Я познакомилась с ним на втором курсе университета. Я училась в Оксфорде, изучала английскую литературу. Я не совсем поняла, как я умудрилась попасть туда с первой попытки, но, видимо, мой колледж — Сент-Джудит — не выбрал квоту зачисления малоимущих студентов. Весь первый семестр я была занята по горло. Учеба, традиции и прочая мура.

Тем временем Брайан Корен изучал экономику в одном небольшом, но очень престижном колледже в уютном уголке штата Нью-Йорк. На последнем курсе его направили по обмену в Великобританию, чтобы попутно расширить его познания в работе Лондонской торговой биржи. По крайней мере его мать надеялась, что год, проведенный в Оксфорде, даст ему некое «же не сэ па что»[1], которое по возвращении резко выделит его из среды не так часто выезжающих однокурсников.

Момент, когда впервые увидела его, мне до сих пор помнится так отчетливо, как будто это случилось час назад. Это произошло в начале осеннего семестра — погода стояла достаточно теплая и солнечная, и можно было быстро перекурить между парами на открытой террасе факультета экспериментальной психологии. Я сидела на ступеньках вместе со своими тогдашними лучшими друзьями: Вело Биллом, не расстававшимся со своим велосипедом, и Бедной Мэри — готического вида студентке психфака, которая, если кто еще не догадался, всегда выглядела несчастной.

Мы сравнивали, кто скучнее провел летние каникулы. Я проторчала на фабрике по шлифованию линз, напоминавшей первые круги ада. Билл работал в садовом хозяйстве на юге страны, а Мэри — торговала сыром в магазине деликатесов на западе Лондона. Никто из нас не смог уехать дальше. Впрочем, при желании, наверно, могли бы.

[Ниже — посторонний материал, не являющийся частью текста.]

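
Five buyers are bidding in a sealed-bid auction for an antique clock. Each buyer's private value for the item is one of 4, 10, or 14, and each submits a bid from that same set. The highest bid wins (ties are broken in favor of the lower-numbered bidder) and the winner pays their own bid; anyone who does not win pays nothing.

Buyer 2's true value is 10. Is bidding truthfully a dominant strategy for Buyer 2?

Yes

Check each profile of the others' bids and compare truth against every alternative bid.
Others bid (4, 4, 4, 4): truth gives 0, best alternative gives 0.
Others bid (4, 4, 4, 10): truth gives 0, best alternative gives 0.
Others bid (4, 4, 4, 14): truth gives 0, best alternative gives 0.
Others bid (4, 4, 10, 4): truth gives 0, best alternative gives 0.
Others bid (4, 4, 10, 10): truth gives 0, best alternative gives 0.
Others bid (4, 4, 10, 14): truth gives 0, best alternative gives 0.
(Remaining 75 profiles checked similarly; truth is weakly best in each.)
In every case the truthful bid is at least as good as any alternative, so it is a dominant strategy.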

Но складывание рюкзака и понос меня как-то не привлекают, поэтому я уверила себя, что путешествия — это развлечение богатых бездельников, я же недостаточно богата, а не просто клуша.

— Жаль, что, создавая американцев. Господь Бог не снабдил их регулятором громкости, — неожиданно заявила Бедная Мэри, кивнув на двух необыкновенно шикарных для студентов парней и девушку. Это троица вприпрыжку направлялась к корпусу психфака (единственный факультет, где днем можно купить ореховый пирог), и их новые ботинки блестели. Начищенные ботинки. Девушка встряхивала блестящими, как на рекламе шампуня, каштановыми волосами, а парни в шутку тузили друг друга кулаками, имитируя драку. Даже не слыша их голосов, было видно, что они приезжие. Они были похожи на ярких тропических попугаев в стае неопохмелившихся пингвинов: именно так выглядели британские студенты в своих одинаковых «альтернативных» черно-серых лохмотьях.

— Черт, это же «Семейка Брэди»[2], — прошипела Мэри, когда американцы вдруг пропели что-то.

— Скорее Осмонды, — сказал Билл, поправляя что-то у себя в промежности. Билл учился на геофаке и всегда носил велосипедные шорты со вставными клиньями, для прочности. — Один из них — мой сосед по общаге. Ей-богу, эти американцы даже дышать тихо не умеют, — сказал он шепотом. Правда довольно громким, потому что поравнявшаяся с нами «семейка Брэди» неожиданно затихла и посмотрела на нас.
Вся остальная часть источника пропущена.